Facing such an unprecedented situation, Bradley added later, he needs to find ways to restore confidence and "start the healing process." It was with a very heavy heart and mixed emotions that he agreed to be interim head coach, he said.
Interim university President Rodney Erickson called him about 9:45 p.m. Wednesday to ask if Bradley would accept the role, he said.
- One reporter pressed Bradley about his thoughts on coaches' responsibility to report impropriety.
"We all have a responsibility to take care of our children. All of us," Bradley said. " ... It's been very difficult, very difficult to go through this. But I'm confident that you know we'll find a way to heal; we'll find a way to get back on track; and we'll find a way to come together."
- Asked about Paterno himself, Bradley limited his comments. He declined to talk about an 11 p.m. phone call that he had with Paterno on Wednesday.
And asked where he believes Paterno should be Saturday, Bradley said this: "Coach Paterno has meant more to me than anybody except my father.
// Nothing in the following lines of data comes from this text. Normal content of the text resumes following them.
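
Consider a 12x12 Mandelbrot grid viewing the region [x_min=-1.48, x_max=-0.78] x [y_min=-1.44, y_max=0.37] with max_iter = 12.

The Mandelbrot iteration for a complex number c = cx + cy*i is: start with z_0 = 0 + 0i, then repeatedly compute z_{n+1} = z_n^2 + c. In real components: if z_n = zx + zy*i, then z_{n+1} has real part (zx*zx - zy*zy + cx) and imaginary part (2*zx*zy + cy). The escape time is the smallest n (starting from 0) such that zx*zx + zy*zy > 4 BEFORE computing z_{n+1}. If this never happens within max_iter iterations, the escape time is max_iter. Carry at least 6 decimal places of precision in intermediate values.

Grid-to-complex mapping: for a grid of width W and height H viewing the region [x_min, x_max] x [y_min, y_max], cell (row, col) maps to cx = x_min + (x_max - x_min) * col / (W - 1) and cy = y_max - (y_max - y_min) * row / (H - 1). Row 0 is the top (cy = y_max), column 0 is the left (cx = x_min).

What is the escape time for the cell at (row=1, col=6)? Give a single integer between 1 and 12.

z_0 = 0 + 0i, c = -1.0982 + 0.2055i
Iter 1: z = -1.0982 + 0.2055i, |z|^2 = 1.2482
Iter 2: z = 0.0656 + -0.2458i, |z|^2 = 0.0647
Iter 3: z = -1.1543 + 0.1732i, |z|^2 = 1.3624
Iter 4: z = 0.2042 + -0.1944i, |z|^2 = 0.0795
Iter 5: z = -1.0943 + 0.1261i, |z|^2 = 1.2133
Iter 6: z = 0.0833 + -0.0704i, |z|^2 = 0.0119
Iter 7: z = -1.0962 + 0.1937i, |z|^2 = 1.2392
Iter 8: z = 0.0659 + -0.2192i, |z|^2 = 0.0524
Iter 9: z = -1.1419 + 0.1765i, |z|^2 = 1.3351
Iter 10: z = 0.1746 + -0.1977i, |z|^2 = 0.0696
Iter 11: z = -1.1068 + 0.1364i, |z|^2 = 1.2436

Answer: 12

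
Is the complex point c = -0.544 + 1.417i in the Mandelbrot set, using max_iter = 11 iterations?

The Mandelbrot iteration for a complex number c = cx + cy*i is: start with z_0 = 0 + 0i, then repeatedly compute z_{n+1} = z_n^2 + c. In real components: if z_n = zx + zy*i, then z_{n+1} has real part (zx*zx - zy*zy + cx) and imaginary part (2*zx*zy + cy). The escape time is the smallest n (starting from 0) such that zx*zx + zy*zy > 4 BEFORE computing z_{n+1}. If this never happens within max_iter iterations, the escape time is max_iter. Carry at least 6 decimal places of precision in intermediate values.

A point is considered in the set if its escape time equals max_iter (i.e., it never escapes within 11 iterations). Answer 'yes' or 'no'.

z_0 = 0 + 0i, c = -0.5440 + 1.4170i
Iter 1: z = -0.5440 + 1.4170i, |z|^2 = 2.3038
Iter 2: z = -2.2560 + -0.1247i, |z|^2 = 5.1049
Escaped at iteration 2

Answer: no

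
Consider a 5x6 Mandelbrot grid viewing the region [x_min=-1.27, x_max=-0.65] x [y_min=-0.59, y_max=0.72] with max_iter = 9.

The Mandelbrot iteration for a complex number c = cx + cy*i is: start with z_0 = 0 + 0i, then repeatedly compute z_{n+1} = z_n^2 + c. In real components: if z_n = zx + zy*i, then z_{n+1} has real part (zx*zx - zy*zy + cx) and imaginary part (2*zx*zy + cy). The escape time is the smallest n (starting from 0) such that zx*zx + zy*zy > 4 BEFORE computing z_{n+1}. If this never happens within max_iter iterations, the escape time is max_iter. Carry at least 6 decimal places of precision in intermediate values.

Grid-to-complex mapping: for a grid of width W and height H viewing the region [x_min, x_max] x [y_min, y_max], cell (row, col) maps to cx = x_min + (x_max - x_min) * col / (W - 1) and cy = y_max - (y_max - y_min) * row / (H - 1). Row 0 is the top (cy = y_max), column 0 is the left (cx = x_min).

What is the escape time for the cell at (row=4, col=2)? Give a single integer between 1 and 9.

z_0 = 0 + 0i, c = -0.9600 + -0.3280i
Iter 1: z = -0.9600 + -0.3280i, |z|^2 = 1.0292
Iter 2: z = -0.1460 + 0.3018i, |z|^2 = 0.1124
Iter 3: z = -1.0297 + -0.4161i, |z|^2 = 1.2335
Iter 4: z = -0.0728 + 0.5290i, |z|^2 = 0.2851
Iter 5: z = -1.2345 + -0.4050i, |z|^2 = 1.6880
Iter 6: z = 0.4000 + 0.6719i, |z|^2 = 0.6115
Iter 7: z = -1.2514 + 0.2095i, |z|^2 = 1.6100
Iter 8: z = 0.5622 + -0.8524i, |z|^2 = 1.0427

Answer: 9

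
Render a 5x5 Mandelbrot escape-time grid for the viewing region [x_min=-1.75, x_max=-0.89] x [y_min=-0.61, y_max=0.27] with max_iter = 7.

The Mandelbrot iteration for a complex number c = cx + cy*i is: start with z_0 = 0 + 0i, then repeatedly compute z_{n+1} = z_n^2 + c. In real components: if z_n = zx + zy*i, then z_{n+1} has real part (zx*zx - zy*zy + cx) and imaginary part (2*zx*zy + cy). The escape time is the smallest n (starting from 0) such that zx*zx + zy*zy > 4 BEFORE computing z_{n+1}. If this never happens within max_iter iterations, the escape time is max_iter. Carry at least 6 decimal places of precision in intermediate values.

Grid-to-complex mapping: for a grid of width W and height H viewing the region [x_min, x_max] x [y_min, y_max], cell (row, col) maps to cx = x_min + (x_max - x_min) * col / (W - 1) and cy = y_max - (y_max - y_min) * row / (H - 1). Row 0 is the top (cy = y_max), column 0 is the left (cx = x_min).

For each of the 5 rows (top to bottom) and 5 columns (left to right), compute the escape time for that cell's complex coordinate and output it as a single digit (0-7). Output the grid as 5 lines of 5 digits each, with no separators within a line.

(row=0, col=0): c = -1.7500 + 0.2700i → escape time 4
(row=0, col=1): c = -1.5350 + 0.2700i → escape time 5
(row=0, col=2): c = -1.3200 + 0.2700i → escape time 7
(row=0, col=3): c = -1.1050 + 0.2700i → escape time 7
(row=0, col=4): c = -0.8900 + 0.2700i → escape time 7
(row=1, col=0): c = -1.7500 + 0.0500i → escape time 7
(row=1, col=1): c = -1.5350 + 0.0500i → escape time 7
(row=1, col=2): c = -1.3200 + 0.0500i → escape time 7
(row=1, col=3): c = -1.1050 + 0.0500i → escape time 7
(row=1, col=4): c = -0.8900 + 0.0500i → escape time 7
(row=2, col=0): c = -1.7500 + -0.1700i → escape time 4
(row=2, col=1): c = -1.5350 + -0.1700i → escape time 5
(row=2, col=2): c = -1.3200 + -0.1700i → escape time 7
(row=2, col=3): c = -1.1050 + -0.1700i → escape time 7
(row=2, col=4): c = -0.8900 + -0.1700i → escape time 7
(row=3, col=0): c = -1.7500 + -0.3900i → escape time 3
(row=3, col=1): c = -1.5350 + -0.3900i → escape time 4
(row=3, col=2): c = -1.3200 + -0.3900i → escape time 6
(row=3, col=3): c = -1.1050 + -0.3900i → escape time 7
(row=3, col=4): c = -0.8900 + -0.3900i → escape time 7
(row=4, col=0): c = -1.7500 + -0.6100i → escape time 3
(row=4, col=1): c = -1.5350 + -0.6100i → escape time 3
(row=4, col=2): c = -1.3200 + -0.6100i → escape time 3
(row=4, col=3): c = -1.1050 + -0.6100i → escape time 4
(row=4, col=4): c = -0.8900 + -0.6100i → escape time 5

Answer: 45777
77777
45777
34677
33345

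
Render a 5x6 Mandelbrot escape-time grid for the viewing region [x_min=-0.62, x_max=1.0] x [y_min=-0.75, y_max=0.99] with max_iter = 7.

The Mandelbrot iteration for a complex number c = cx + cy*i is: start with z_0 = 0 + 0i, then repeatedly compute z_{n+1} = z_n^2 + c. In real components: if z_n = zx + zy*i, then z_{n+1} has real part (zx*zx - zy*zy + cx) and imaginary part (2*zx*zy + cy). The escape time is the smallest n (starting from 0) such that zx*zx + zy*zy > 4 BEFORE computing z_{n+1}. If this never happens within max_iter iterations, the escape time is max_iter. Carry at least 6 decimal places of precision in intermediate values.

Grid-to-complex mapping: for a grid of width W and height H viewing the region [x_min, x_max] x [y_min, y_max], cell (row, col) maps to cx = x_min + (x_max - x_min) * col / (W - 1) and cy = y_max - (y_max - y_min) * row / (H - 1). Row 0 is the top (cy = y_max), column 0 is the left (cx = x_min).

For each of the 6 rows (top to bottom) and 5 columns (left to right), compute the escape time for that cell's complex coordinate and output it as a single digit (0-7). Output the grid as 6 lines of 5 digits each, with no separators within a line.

(row=0, col=0): c = -0.6200 + 0.9900i → escape time 4
(row=0, col=1): c = -0.2150 + 0.9900i → escape time 7
(row=0, col=2): c = 0.1900 + 0.9900i → escape time 4
(row=0, col=3): c = 0.5950 + 0.9900i → escape time 2
(row=0, col=4): c = 1.0000 + 0.9900i → escape time 2
(row=1, col=0): c = -0.6200 + 0.6420i → escape time 7
(row=1, col=1): c = -0.2150 + 0.6420i → escape time 7
(row=1, col=2): c = 0.1900 + 0.6420i → escape time 7
(row=1, col=3): c = 0.5950 + 0.6420i → escape time 3
(row=1, col=4): c = 1.0000 + 0.6420i → escape time 2
(row=2, col=0): c = -0.6200 + 0.2940i → escape time 7
(row=2, col=1): c = -0.2150 + 0.2940i → escape time 7
(row=2, col=2): c = 0.1900 + 0.2940i → escape time 7
(row=2, col=3): c = 0.5950 + 0.2940i → escape time 4
(row=2, col=4): c = 1.0000 + 0.2940i → escape time 2
(row=3, col=0): c = -0.6200 + -0.0540i → escape time 7
(row=3, col=1): c = -0.2150 + -0.0540i → escape time 7
(row=3, col=2): c = 0.1900 + -0.0540i → escape time 7
(row=3, col=3): c = 0.5950 + -0.0540i → escape time 4
(row=3, col=4): c = 1.0000 + -0.0540i → escape time 2
(row=4, col=0): c = -0.6200 + -0.4020i → escape time 7
(row=4, col=1): c = -0.2150 + -0.4020i → escape time 7
(row=4, col=2): c = 0.1900 + -0.4020i → escape time 7
(row=4, col=3): c = 0.5950 + -0.4020i → escape time 4
(row=4, col=4): c = 1.0000 + -0.4020i → escape time 2
(row=5, col=0): c = -0.6200 + -0.7500i → escape time 5
(row=5, col=1): c = -0.2150 + -0.7500i → escape time 7
(row=5, col=2): c = 0.1900 + -0.7500i → escape time 6
(row=5, col=3): c = 0.5950 + -0.7500i → escape time 3
(row=5, col=4): c = 1.0000 + -0.7500i → escape time 2

Answer: 47422
77732
77742
77742
77742
57632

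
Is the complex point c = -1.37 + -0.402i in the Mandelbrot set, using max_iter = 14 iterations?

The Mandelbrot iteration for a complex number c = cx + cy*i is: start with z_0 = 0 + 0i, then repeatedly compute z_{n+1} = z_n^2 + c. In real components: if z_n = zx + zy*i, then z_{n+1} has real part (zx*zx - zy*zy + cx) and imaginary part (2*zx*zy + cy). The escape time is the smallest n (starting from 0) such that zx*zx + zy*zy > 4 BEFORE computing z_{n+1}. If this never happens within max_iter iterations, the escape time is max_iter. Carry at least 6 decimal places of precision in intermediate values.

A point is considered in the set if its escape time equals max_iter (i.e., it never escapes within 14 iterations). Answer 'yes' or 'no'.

Answer: no

Derivation:
z_0 = 0 + 0i, c = -1.3700 + -0.4020i
Iter 1: z = -1.3700 + -0.4020i, |z|^2 = 2.0385
Iter 2: z = 0.3453 + 0.6995i, |z|^2 = 0.6085
Iter 3: z = -1.7400 + 0.0811i, |z|^2 = 3.0343
Iter 4: z = 1.6512 + -0.6841i, |z|^2 = 3.1944
Iter 5: z = 0.8884 + -2.6611i, |z|^2 = 7.8706
Escaped at iteration 5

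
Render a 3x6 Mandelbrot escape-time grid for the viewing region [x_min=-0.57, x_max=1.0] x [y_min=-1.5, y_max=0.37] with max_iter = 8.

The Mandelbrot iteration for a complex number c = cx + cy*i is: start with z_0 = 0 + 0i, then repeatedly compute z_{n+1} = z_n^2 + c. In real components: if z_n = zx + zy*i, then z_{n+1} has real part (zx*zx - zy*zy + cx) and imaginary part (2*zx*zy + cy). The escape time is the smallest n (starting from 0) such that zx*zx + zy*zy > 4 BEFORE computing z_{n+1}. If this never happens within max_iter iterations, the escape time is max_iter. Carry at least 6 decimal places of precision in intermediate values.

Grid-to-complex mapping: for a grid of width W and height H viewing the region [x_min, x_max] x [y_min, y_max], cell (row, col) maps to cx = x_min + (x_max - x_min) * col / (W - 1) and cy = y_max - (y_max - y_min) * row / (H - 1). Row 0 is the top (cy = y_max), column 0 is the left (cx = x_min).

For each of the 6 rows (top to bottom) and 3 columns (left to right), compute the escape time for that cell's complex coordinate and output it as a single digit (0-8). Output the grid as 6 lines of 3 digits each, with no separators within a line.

Answer: 882
882
882
662
332
222

Derivation:
(row=0, col=0): c = -0.5700 + 0.3700i → escape time 8
(row=0, col=1): c = 0.2150 + 0.3700i → escape time 8
(row=0, col=2): c = 1.0000 + 0.3700i → escape time 2
(row=1, col=0): c = -0.5700 + -0.0040i → escape time 8
(row=1, col=1): c = 0.2150 + -0.0040i → escape time 8
(row=1, col=2): c = 1.0000 + -0.0040i → escape time 2
(row=2, col=0): c = -0.5700 + -0.3780i → escape time 8
(row=2, col=1): c = 0.2150 + -0.3780i → escape time 8
(row=2, col=2): c = 1.0000 + -0.3780i → escape time 2
(row=3, col=0): c = -0.5700 + -0.7520i → escape time 6
(row=3, col=1): c = 0.2150 + -0.7520i → escape time 6
(row=3, col=2): c = 1.0000 + -0.7520i → escape time 2
(row=4, col=0): c = -0.5700 + -1.1260i → escape time 3
(row=4, col=1): c = 0.2150 + -1.1260i → escape time 3
(row=4, col=2): c = 1.0000 + -1.1260i → escape time 2
(row=5, col=0): c = -0.5700 + -1.5000i → escape time 2
(row=5, col=1): c = 0.2150 + -1.5000i → escape time 2
(row=5, col=2): c = 1.0000 + -1.5000i → escape time 2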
I don't want to get emotional and start talking about that, OK?"
- Bradley also said that Paterno will "go down in history" as a great man. "I've had the privilege and honor to work for him, spend time with him. He's had such a dynamic impact on so many, so many -- I'll say it again: so many -- people and players' lives. It is with great respect that I speak of him, and I'm proud to say that I worked for him."
- Citing the legal situation, Bradley declined to talk about his thoughts on Sandusky, with whom he worked before Sandusky's retirement. (Bradley became defensive coordinator in 2009.) He did say, though, that many Penn State players "are in shock."
- Despite rumors to the contrary, senior members of the Penn State football team will not sit out Saturday's game, Bradley said.
- Bradley said he's not aware of any university plans to pay tribute to Paterno at the game Saturday. If the players decide to offer some kind of tribute to Paterno, he said, "there's nothing I can do about that."